I am looking for a kick in the right direction. What i am trying to do is to compute "similarity" between two graphs, where I define "similarity" as the number of shared paths.

example:

G1:   
A - B - C - D
 \     /
    G

G2:  
A - G - C - K - B 

G1 and G2 have similarity 3 (A - G - C) What I am interested in are examples for this particular problem. how is it described. how hard it is to compute? if it is NP-hard is there an approximated solution and how is it computed?

Anything that can be interpreted as a kick in the right direction is welcomed.

thank you

Answer 1

I would try to group your paths in such a way that if two paths can equal each other they end up in the same group. A "can-equal" test, if you will, that you can apply in a single pass through the edges of each graph. It's much better to have a bunch of little groups to cross-product compare with each other than to have one big group.

To group them, I don't know if you can compute a hashcode, or if the nodes have coordinates that can be compared, or the edges have slopes that can be compared, or what. But I think the first step is to try to limit the number of items you have to compare with other items. If you are looking at a general-case solution that applies to any graph without knowing anything about the items in that graph, you either have to model a way for the implementation of that graph to specify some sort of ordering or partitioning, or I think you are out of luck.

Hmm... That sounds a lot like "Use a Hash Table." But how? I think "similar" paths must mean edges between "equal" nodes for some definition of "similar" and "equals."

Load the nodes of each graph into a hashtable/set (one pass through each graph). Then pick the smaller hashtable, and for each node see if it has a corresponding node in the other hashtable. You don't need to consider any nodes that fail this test or any edges that touch nodes that fail that test. Now you only have edges that are contained in both graphs and maybe the size of that set is the similarity value you are looking for? Or maybe it's the largest sub-graph of edges meeting this criteria which is your score?

I think you could still be in the case were a tiny part of an enormous problem is still too big to be practically solvable. But in some cases, this may narrow down the problem enough to make it solvable.

This is my first time attempting an answer in this forum, so I hope that it is helpful.

Answer 2

One popular metric is edit distance.

Although for your problem, it seems close to automata intersection. You start with the empty string then accept a word who's symbols match a path in your graph for both G1 and G2.

Their intersection contains only their shared words.

Answer 3

Both of your graphs have longer paths than the 3-path you show, but you seem to only be matching up paths with identical vertex labels. If so, you should mention in your problem formulation that the labels are important (like instead of looking for similarity between 2 graphs, say 2 labelled graphs. And that you are looking for identically-labelled paths... these are not standard terms, though.)

If this is the correct understanding of your problem, then given your two graphs G1 and G2, create a new graph G3 with vertices from the same set of labels (I notice that your G1 has vertex D while your G2 has vertex K ... if these are different nodes and do not count toward your measure of similarity, then my G3 does not need to include any vertices that are not in one of the initial graphs.)

In G3, only create an edge xy if the edge xy exists in G1 and exists in G2. Otherwise, do not add such an edge.

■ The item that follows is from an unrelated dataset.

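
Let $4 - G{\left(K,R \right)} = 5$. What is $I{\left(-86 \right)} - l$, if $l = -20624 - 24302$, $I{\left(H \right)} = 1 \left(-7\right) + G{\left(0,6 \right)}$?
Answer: $44918$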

Your problem now asks to find a longest (simple?) path in G3.

That might seem easy for you now, but you should know what any algorithm you write-up for finding the longest path in G3 will likely be exponential time (since finding a longest path is NP-hard as it includes the Hamiltonian Path problem).

At least your G3 will have filtered out vertices and edges that are not common to both G1 and G2, and searching in a single graph should make for neater code than to search through two separate graphs simultaneously.